“Digital transformation may come in many forms, but the result is always the same - organizational change.” Rick Lemieux, CRO of itSM solutions, began our conversation with CyberSaint CRO, Jerry Layden, with the crux of what has become a beleaguered buzzword. The result of many digitization initiatives is, as Rick pointed out, a fundamental shift in processes and culture. Another product of these initiatives is the elevation of the role of the CISO - shifting from a reactionary position in the wake of a breach, a CISO becomes a critical contributor to strategy and development for the entire organization.
What CISO’s today are finding, with the democratization of technology adoption across the enterprise, is the need for not just endpoint tools to secure the organization - it is a risk-focused culture that will best help secure the organization. Search “how to change organizational culture,” and you’ll find that many have tried and it is a slow-moving process. For CISO’s the goal is not to perform a 180 on company culture - it is, instead, to add a layer of knowledge. The two keys for CISO’s to change their organization’s culture in this way, as Rick and Jerry pointed out, is education and automation.
Automation to support information security teams
Jerry has a rich background in assisting organizations in adopting new technologies and, as CRO of CyberSaint, he has seen the need that cybersecurity organizations, in particular, have for automation technologies. The most significant issue that Jerry has seen with organizations not adopting technology is wasting the scarce talent they have. It’s not new news that cybersecurity positions are often left vacant for months (on average), and Jerry points out that “you lose talent when you disempower them with antiquated tech.” When already small teams are trapped in legacy GRC platforms or even worse spreadsheets the grass gets exponentially greener by the day.

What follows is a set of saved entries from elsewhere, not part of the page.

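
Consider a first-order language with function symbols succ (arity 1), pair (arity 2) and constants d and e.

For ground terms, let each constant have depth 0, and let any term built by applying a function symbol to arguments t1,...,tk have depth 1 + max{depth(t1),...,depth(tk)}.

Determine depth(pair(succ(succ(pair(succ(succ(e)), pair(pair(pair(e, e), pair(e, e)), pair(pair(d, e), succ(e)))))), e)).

7

depth(succ(e)) = 1 + depth(e) = 1 + 0 = 1
depth(succ(succ(e))) = 1 + depth(succ(e)) = 1 + 1 = 2
depth(pair(e, e)) = 1 + max(0, 0) = 1
depth(pair(pair(e, e), pair(e, e))) = 1 + max(1, 1) = 2
depth(pair(d, e)) = 1 + max(0, 0) = 1
depth(pair(pair(d, e), succ(e))) = 1 + max(1, 1) = 2
depth(pair(pair(pair(e, e), pair(e, e)), pair(pair(d, e), succ(e)))) = 1 + max(2, 2) = 3
depth(pair(succ(succ(e)), pair(pair(pair(e, e), pair(e, e)), pair(pair(d, e), succ(e))))) = 1 + max(2, 3) = 4
depth(succ(pair(succ(succ(e)), pair(pair(pair(e, e), pair(e, e)), pair(pair(d, e), succ(e)))))) = 1 + depth(pair(succ(succ(e)), pair(pair(pair(e, e), pair(e, e)), pair(pair(d, e), succ(e))))) = 1 + 4 = 5
depth(succ(succ(pair(succ(succ(e)), pair(pair(pair(e, e), pair(e, e)), pair(pair(d, e), succ(e))))))) = 1 + depth(succ(pair(succ(succ(e)), pair(pair(pair(e, e), pair(e, e)), pair(pair(d, e), succ(e)))))) = 1 + 5 = 6
depth(pair(succ(succ(pair(succ(succ(e)), pair(pair(pair(e, e), pair(e, e)), pair(pair(d, e), succ(e)))))), e)) = 1 + max(6, 0) = 7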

Education spreads a risk-aware culture throughout the organization.
We all know that a risk-aware culture begins and ends with the education of the whole organization about cyber risks. The barrier that many CISO’s face, though, is where that starting point is. Especially for a technical CISO, the notion of soliciting buy-in and having to educate an entire organization is daunting. Rick put it best - “In the context of a risk-aware culture, it is the CISO’s responsibility to propagate that culture change given their knowledge of why things have to change.”
As CRO of itSM solutions, Rick has worked with Fortune 100 companies to educate them on the value of a risk-aware culture and facilitate these changes that are so desperately needed. In our conversation, Rick laid out a culture change framework that CISO’s can use to add the risk-awareness that is necessary for the digital age.
The Concentric Circle Framework to changing culture
In speaking to two case studies, Rick discussed how the most effective initiatives that he’s been apart of have started with a select group of evangelists and expanded from there - rippling throughout the organization. Now, every organization is different, but some trends emerge when choosing your dream team of initial stakeholders to get buy-in: Gartner discusses the critical stakeholders that CISO’s must develop relationships with to realize a risk-based vision. Specifically, the COO, the CHRO, CIO, and CMO. In Rick’s examples, these positions as first alliances prove true. In one of Rick’s case studies, he worked with a Fortune 100 entertainment company, and his point of contact was the Director of IT (who eventually became the CISO when the position was created). The IT Director knew that they needed to increase risk awareness across the organization and began soliciting buy-in from the CIO and the COO. The reason for this choice being that with the CIO’s technical understanding and the COO’s ownership of employee development and process, these two would be the IT Director’s best evangelists as the program grew. The results were stunning, once the IT Director, CIO, and COO had established the needs and goals they began expanding in concentric circles - going from three to 15 to 100 and so on until they did alter the company culture.
A culture change of any kind is daunting - it is a journey that requires patience, diligence, and constant vigilance to ensure that the new ideas remain and scale with the organization. For CISO’s working to increase cyber risk awareness at their organization, stating that you’re going to change the culture is like saying you’re going to change the direction of a river - it is possible, but you have to start small. Start with key stakeholders that will facilitate the change with you and be prepared to evangelize yourself - after all, you are the most aware of the need for this change. Changing the organization may require changes to you and your team first - both Rick and Jerry pointed out that the most significant barrier to CISO’s getting buy-in for their programs was the inability of the c-suite to understand the technical jargon that most program management tools facilitate. Instead, communicate in the language that boards and CEO’s can understand - remember, they want to understand. Ensure that together with the right alliances, the right technology can empower your team to support a risk-based culture more effectively. After all, the result of this change is the recognition that the CISO position is critical to digital business operations. This change is just the beginning.